Robert Mapplethorpe is celebrated for his black-and-white photographs of still life subjects as well as his intimate and provocative portraits of celebrities, nudes, and the artist himself. He received his BFA in 1970 from Pratt Institute in Brooklyn. His images of subjects in New York’s S & M scene and homoerotic images of friends, lovers, and others in his community sparked a national conversation around erotic representation, obscenity, and free speech. In 1990, the ICA presented Robert Mapplethorpe: The Perfect Moment amidst the culture wars. A nationwide controversy arose around the artist’s work and engendered critical dialogue, amongst many issues, around censorship and institutional responsibility. Facing an AIDS diagnosis in 1986, at the height of the AIDS crisis, the artist broadened his photographic practice. The year before his death, Mapplethorpe established the Robert Mapplethorpe Foundation to “protect his work, to advance his creative vision, and to promote the causes he cared about,” including supporting AIDS and HIV medical research as well as photography.
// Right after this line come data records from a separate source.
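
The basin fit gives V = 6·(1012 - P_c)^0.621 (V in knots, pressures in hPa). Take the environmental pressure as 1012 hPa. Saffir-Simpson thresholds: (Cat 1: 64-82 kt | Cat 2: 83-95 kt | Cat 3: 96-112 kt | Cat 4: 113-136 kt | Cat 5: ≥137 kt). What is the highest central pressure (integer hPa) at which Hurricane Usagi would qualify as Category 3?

Category 3 begins at V = 96 kt.
Required ΔP = (96/6)^(1/0.621) = 16.000^1.610 ≈ 86.90 hPa.
P_c ≤ 1012 − 86.90 = 925.10, so the highest integer P_c is 925 hPa.

925 hPa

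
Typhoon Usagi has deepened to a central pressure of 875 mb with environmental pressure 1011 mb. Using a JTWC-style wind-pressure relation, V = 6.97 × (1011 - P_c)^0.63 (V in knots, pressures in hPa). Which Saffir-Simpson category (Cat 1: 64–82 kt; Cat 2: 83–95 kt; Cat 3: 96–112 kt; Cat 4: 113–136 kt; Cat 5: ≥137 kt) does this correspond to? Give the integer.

5

ΔP = 1011 − 875 = 136 mb.
V ≈ 6.97 × 136^0.63 = 6.97 × 22.09 ≈ 154 kt.
154 kt falls in the Category 5 band.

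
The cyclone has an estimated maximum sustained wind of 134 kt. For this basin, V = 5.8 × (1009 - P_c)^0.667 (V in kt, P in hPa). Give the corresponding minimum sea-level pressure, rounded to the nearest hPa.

ΔP = (V / 5.8)^(1/0.667) = (134/5.8)^1.499.
134/5.8 = 23.103; 23.103^1.499 ≈ 110.79 hPa.
P_c = 1009 − 110.79 = 898.21 ≈ 898 hPa.

898 hPa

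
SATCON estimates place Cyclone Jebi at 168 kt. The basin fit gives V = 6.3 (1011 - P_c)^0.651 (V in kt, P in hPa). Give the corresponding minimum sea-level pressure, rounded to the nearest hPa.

ΔP = (V / 6.3)^(1/0.651) = (168/6.3)^1.536.
168/6.3 = 26.667; 26.667^1.536 ≈ 155.03 hPa.
P_c = 1011 − 155.03 = 855.97 ≈ 856 hPa.

856 hPa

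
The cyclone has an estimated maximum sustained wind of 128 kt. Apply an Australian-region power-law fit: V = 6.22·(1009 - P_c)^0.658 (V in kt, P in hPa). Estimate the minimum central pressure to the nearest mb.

910 mb

ΔP = (V / 6.22)^(1/0.658) = (128/6.22)^1.520.
128/6.22 = 20.579; 20.579^1.520 ≈ 99.10 mb.
P_c = 1009 − 99.10 = 909.90 ≈ 910 mb.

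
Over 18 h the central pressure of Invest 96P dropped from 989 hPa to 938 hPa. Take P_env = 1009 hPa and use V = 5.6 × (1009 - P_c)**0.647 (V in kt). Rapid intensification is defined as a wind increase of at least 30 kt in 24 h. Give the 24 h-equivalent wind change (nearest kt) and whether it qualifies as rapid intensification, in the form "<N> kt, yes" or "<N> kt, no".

V₁: ΔP = 20, V ≈ 5.6 × 20^0.647 ≈ 38.90 kt.
V₂: ΔP = 71, V ≈ 5.6 × 71^0.647 ≈ 88.30 kt.
ΔV over 18 h = 49.40 kt → 24 h equivalent = 49.40 × 24/18 ≈ 65.87 kt.
66 kt ≥ 30 kt ⇒ rapid intensification.

66 kt, yes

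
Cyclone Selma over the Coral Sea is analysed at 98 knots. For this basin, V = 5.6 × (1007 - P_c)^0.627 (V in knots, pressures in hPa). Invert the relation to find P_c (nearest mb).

911 mb

ΔP = (V / 5.6)^(1/0.627) = (98/5.6)^1.595.
98/5.6 = 17.500; 17.500^1.595 ≈ 96.05 mb.
P_c = 1007 − 96.05 = 910.95 ≈ 911 mb.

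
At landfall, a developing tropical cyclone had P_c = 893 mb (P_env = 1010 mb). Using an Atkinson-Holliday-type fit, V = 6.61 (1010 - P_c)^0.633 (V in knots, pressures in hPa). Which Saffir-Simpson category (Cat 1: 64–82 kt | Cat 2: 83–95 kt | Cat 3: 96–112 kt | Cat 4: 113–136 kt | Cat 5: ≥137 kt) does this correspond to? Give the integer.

4

ΔP = 1010 − 893 = 117 mb.
V ≈ 6.61 × 117^0.633 = 6.61 × 20.38 ≈ 135 kt.
135 kt falls in the Category 4 band.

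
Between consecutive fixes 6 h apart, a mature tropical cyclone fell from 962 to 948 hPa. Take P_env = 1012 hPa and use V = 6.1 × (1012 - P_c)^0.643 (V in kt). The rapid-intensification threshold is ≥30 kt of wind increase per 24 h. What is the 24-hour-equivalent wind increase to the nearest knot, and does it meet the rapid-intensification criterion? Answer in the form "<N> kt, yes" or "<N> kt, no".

V₁: ΔP = 50, V ≈ 6.1 × 50^0.643 ≈ 75.47 kt.
V₂: ΔP = 64, V ≈ 6.1 × 64^0.643 ≈ 88.45 kt.
ΔV over 6 h = 12.98 kt → 24 h equivalent = 12.98 × 24/6 ≈ 51.92 kt.
52 kt ≥ 30 kt ⇒ rapid intensification.

52 kt, yes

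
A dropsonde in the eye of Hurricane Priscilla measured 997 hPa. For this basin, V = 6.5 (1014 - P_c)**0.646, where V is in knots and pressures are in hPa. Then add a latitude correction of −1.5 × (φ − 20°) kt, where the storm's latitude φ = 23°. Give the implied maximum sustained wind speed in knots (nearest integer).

ΔP = 1014 − 997 = 17 hPa.
17^0.646 ≈ 6.235.
V ≈ 6.5 × 6.235 ≈ 40.5 kt.
Latitude correction: −1.5 × (23 − 20) = -4.5 kt.
Corrected V ≈ 36 kt → 36 kt.

36 kt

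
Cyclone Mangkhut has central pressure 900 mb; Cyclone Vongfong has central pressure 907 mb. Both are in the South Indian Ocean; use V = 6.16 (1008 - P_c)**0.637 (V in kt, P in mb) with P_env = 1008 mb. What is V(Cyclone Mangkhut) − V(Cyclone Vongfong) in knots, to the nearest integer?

5 kt

Cyclone Mangkhut: ΔP = 108; V ≈ 6.16 × 108^0.637 ≈ 121.58 kt.
Cyclone Vongfong: ΔP = 101; V ≈ 6.16 × 101^0.637 ≈ 116.50 kt.
Difference ≈ 121.58 − 116.50 = 5.08 → 5 kt.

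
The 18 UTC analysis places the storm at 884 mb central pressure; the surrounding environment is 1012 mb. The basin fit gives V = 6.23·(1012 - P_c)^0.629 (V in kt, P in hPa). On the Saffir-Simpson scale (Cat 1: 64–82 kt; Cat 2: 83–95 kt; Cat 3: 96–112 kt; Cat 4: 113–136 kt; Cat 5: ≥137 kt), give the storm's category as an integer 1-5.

ΔP = 1012 − 884 = 128 mb.
V ≈ 6.23 × 128^0.629 = 6.23 × 21.16 ≈ 132 kt.
132 kt falls in the Category 4 band.

4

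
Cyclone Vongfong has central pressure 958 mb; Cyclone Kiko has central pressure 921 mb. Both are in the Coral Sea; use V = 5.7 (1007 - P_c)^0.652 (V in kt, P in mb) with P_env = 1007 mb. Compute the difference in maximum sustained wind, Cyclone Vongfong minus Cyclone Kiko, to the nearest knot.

-32 kt

Cyclone Vongfong: ΔP = 49; V ≈ 5.7 × 49^0.652 ≈ 72.09 kt.
Cyclone Kiko: ΔP = 86; V ≈ 5.7 × 86^0.652 ≈ 104.03 kt.
Difference ≈ 72.09 − 104.03 = -31.94 → -32 kt.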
Belly Button demonstrates Mapplethorpe’s interest in the body, particularly the fragmented as well as idealized male body. By cropping the image, the artist brings close attention to the musculature of the torso—evocative of classical sculpture—highlighted by the undulating shadows and glistening light over the abdomen of this anonymous body. The navel is the central focus and alludes to Mapplethorpe’s Catholic faith, as the belly button symbolizes life and birth. In a related work, Belly Button Cross (1986), the artist silk-screened a red cross with the belly button in the center over a similar photograph.
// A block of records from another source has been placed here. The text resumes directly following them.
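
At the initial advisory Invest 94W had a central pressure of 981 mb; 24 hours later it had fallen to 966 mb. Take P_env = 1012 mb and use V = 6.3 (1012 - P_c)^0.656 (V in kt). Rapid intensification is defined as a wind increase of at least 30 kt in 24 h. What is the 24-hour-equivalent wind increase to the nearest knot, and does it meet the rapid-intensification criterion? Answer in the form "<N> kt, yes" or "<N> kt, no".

V₁: ΔP = 31, V ≈ 6.3 × 31^0.656 ≈ 59.93 kt.
V₂: ΔP = 46, V ≈ 6.3 × 46^0.656 ≈ 77.64 kt.
ΔV over 24 h = 17.71 kt → 24 h equivalent = 17.71 × 24/24 ≈ 17.71 kt.
18 kt < 30 kt ⇒ not rapid intensification.

18 kt, no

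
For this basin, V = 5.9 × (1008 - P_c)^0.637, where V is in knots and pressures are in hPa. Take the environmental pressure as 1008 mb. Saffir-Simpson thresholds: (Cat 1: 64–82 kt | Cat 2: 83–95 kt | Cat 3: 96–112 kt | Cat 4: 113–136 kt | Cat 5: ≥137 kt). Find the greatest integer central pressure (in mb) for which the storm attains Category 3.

928 mb

Category 3 begins at V = 96 kt.
Required ΔP = (96/5.9)^(1/0.637) = 16.271^1.570 ≈ 79.75 mb.
P_c ≤ 1008 − 79.75 = 928.25, so the highest integer P_c is 928 mb.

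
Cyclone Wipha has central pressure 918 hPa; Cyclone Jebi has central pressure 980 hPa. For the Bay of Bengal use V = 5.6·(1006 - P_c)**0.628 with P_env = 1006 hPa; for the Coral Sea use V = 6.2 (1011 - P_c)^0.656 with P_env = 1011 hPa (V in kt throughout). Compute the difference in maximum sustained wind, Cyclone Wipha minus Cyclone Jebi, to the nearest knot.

34 kt

Cyclone Wipha: ΔP = 88; V ≈ 5.6 × 88^0.628 ≈ 93.18 kt.
Cyclone Jebi: ΔP = 31; V ≈ 6.2 × 31^0.656 ≈ 58.98 kt.
Difference ≈ 93.18 − 58.98 = 34.20 → 34 kt.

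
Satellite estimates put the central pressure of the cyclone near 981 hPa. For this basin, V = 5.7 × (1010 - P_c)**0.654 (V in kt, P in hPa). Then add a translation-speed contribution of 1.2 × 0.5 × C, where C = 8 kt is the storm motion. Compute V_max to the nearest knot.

56 kt

ΔP = 1010 − 981 = 29 hPa.
29^0.654 ≈ 9.045.
V ≈ 5.7 × 9.045 ≈ 51.6 kt.
Translation term: 1.2 × 0.5 × 8 = 4.8 kt.
Corrected V ≈ 56.4 kt → 56 kt.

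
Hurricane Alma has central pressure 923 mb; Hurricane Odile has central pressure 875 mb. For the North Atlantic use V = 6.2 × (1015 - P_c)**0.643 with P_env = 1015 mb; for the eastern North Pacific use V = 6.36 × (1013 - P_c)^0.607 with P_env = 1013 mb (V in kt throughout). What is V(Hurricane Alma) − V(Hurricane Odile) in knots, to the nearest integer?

Hurricane Alma: ΔP = 92; V ≈ 6.2 × 92^0.643 ≈ 113.53 kt.
Hurricane Odile: ΔP = 138; V ≈ 6.36 × 138^0.607 ≈ 126.58 kt.
Difference ≈ 113.53 − 126.58 = -13.05 → -13 kt.

-13 kt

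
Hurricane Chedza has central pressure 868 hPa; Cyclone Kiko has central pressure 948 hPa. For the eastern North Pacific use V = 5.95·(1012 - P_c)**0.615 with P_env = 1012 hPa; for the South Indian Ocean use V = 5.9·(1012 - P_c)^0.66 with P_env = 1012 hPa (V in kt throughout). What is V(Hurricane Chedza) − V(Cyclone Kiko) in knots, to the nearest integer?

35 kt

Hurricane Chedza: ΔP = 144; V ≈ 5.95 × 144^0.615 ≈ 126.45 kt.
Cyclone Kiko: ΔP = 64; V ≈ 5.9 × 64^0.66 ≈ 91.82 kt.
Difference ≈ 126.45 − 91.82 = 34.63 → 35 kt.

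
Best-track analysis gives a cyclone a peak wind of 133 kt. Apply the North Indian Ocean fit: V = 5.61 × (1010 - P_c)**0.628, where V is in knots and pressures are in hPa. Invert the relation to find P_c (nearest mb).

855 mb

ΔP = (V / 5.61)^(1/0.628) = (133/5.61)^1.592.
133/5.61 = 23.708; 23.708^1.592 ≈ 154.64 mb.
P_c = 1010 − 154.64 = 855.36 ≈ 855 mb.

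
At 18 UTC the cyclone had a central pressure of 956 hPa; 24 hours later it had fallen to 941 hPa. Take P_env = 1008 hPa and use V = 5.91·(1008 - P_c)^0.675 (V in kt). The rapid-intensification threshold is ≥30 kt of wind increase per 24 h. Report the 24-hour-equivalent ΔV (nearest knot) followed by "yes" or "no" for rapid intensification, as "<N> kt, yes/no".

V₁: ΔP = 52, V ≈ 5.91 × 52^0.675 ≈ 85.09 kt.
V₂: ΔP = 67, V ≈ 5.91 × 67^0.675 ≈ 100.97 kt.
ΔV over 24 h = 15.88 kt → 24 h equivalent = 15.88 × 24/24 ≈ 15.88 kt.
16 kt < 30 kt ⇒ not rapid intensification.

16 kt, no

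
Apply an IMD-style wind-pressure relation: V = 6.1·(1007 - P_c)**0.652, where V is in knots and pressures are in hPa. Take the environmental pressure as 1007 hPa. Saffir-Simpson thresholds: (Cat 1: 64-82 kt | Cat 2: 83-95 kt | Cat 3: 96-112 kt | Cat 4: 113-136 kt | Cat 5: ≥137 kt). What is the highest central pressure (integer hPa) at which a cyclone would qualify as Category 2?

952 hPa

Category 2 begins at V = 83 kt.
Required ΔP = (83/6.1)^(1/0.652) = 13.607^1.534 ≈ 54.81 hPa.
P_c ≤ 1007 − 54.81 = 952.19, so the highest integer P_c is 952 hPa.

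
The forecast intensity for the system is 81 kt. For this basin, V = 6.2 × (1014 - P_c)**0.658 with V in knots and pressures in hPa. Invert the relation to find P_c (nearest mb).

964 mb

ΔP = (V / 6.2)^(1/0.658) = (81/6.2)^1.520.
81/6.2 = 13.065; 13.065^1.520 ≈ 49.68 mb.
P_c = 1014 − 49.68 = 964.32 ≈ 964 mb.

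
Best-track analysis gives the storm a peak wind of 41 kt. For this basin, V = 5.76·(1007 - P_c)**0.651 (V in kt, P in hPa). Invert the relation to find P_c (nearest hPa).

ΔP = (V / 5.76)^(1/0.651) = (41/5.76)^1.536.
41/5.76 = 7.118; 7.118^1.536 ≈ 20.39 hPa.
P_c = 1007 − 20.39 = 986.61 ≈ 987 hPa.

987 hPa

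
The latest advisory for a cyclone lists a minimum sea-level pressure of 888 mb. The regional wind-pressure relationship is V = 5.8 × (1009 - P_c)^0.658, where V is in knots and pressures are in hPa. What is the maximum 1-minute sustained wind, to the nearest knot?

136 kt

ΔP = 1009 − 888 = 121 mb.
121^0.658 ≈ 23.468.
V ≈ 5.8 × 23.468 ≈ 136.1 kt.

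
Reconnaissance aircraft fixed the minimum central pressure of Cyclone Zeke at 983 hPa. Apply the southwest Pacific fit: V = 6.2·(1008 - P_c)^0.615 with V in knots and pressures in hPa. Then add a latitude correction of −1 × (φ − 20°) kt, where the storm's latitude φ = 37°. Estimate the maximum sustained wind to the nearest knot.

ΔP = 1008 − 983 = 25 hPa.
25^0.615 ≈ 7.240.
V ≈ 6.2 × 7.240 ≈ 44.9 kt.
Latitude correction: −1 × (37 − 20) = -17 kt.
Corrected V ≈ 27.9 kt → 28 kt.

28 kt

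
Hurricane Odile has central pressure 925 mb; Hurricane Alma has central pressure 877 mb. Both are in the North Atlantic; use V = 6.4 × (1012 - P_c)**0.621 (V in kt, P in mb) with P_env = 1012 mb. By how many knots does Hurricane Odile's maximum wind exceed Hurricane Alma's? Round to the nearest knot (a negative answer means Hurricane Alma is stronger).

Hurricane Odile: ΔP = 87; V ≈ 6.4 × 87^0.621 ≈ 102.48 kt.
Hurricane Alma: ΔP = 135; V ≈ 6.4 × 135^0.621 ≈ 134.62 kt.
Difference ≈ 102.48 − 134.62 = -32.14 → -32 kt.

-32 kt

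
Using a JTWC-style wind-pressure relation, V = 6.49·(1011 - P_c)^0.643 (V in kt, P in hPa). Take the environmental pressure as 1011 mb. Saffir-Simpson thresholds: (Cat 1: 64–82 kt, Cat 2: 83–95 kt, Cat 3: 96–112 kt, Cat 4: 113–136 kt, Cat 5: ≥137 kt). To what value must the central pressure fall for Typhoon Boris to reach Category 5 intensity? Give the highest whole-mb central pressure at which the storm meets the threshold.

Category 5 begins at V = 137 kt.
Required ΔP = (137/6.49)^(1/0.643) = 21.109^1.555 ≈ 114.77 mb.
P_c ≤ 1011 − 114.77 = 896.23, so the highest integer P_c is 896 mb.

896 mb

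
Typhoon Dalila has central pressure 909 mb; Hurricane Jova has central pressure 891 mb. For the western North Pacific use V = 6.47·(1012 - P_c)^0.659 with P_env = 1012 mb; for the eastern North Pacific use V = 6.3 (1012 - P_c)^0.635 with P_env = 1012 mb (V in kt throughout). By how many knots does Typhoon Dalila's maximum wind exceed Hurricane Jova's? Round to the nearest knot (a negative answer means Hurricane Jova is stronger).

5 kt

Typhoon Dalila: ΔP = 103; V ≈ 6.47 × 103^0.659 ≈ 137.20 kt.
Hurricane Jova: ΔP = 121; V ≈ 6.3 × 121^0.635 ≈ 132.41 kt.
Difference ≈ 137.20 − 132.41 = 4.79 → 5 kt.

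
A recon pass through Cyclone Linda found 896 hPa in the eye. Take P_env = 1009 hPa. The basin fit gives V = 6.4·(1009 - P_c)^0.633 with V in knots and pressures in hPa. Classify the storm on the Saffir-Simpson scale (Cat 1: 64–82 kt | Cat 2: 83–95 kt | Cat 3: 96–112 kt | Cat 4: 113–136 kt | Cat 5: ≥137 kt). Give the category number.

4

ΔP = 1009 − 896 = 113 hPa.
V ≈ 6.4 × 113^0.633 = 6.4 × 19.93 ≈ 128 kt.
128 kt falls in the Category 4 band.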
As a critical figure in the history of art, the politics of identity, and as an artist whose work has been part of the ICA’s exhibition program in the past, Mapplethorpe is an important addition to the museum’s collection. Additionally, this work will also expound upon the ICA’s strong holdings of photography, in dialogue with artists exploring identity and the body such as Jimmy DeSana, Nan Goldin, and Collier Schorr in the collection.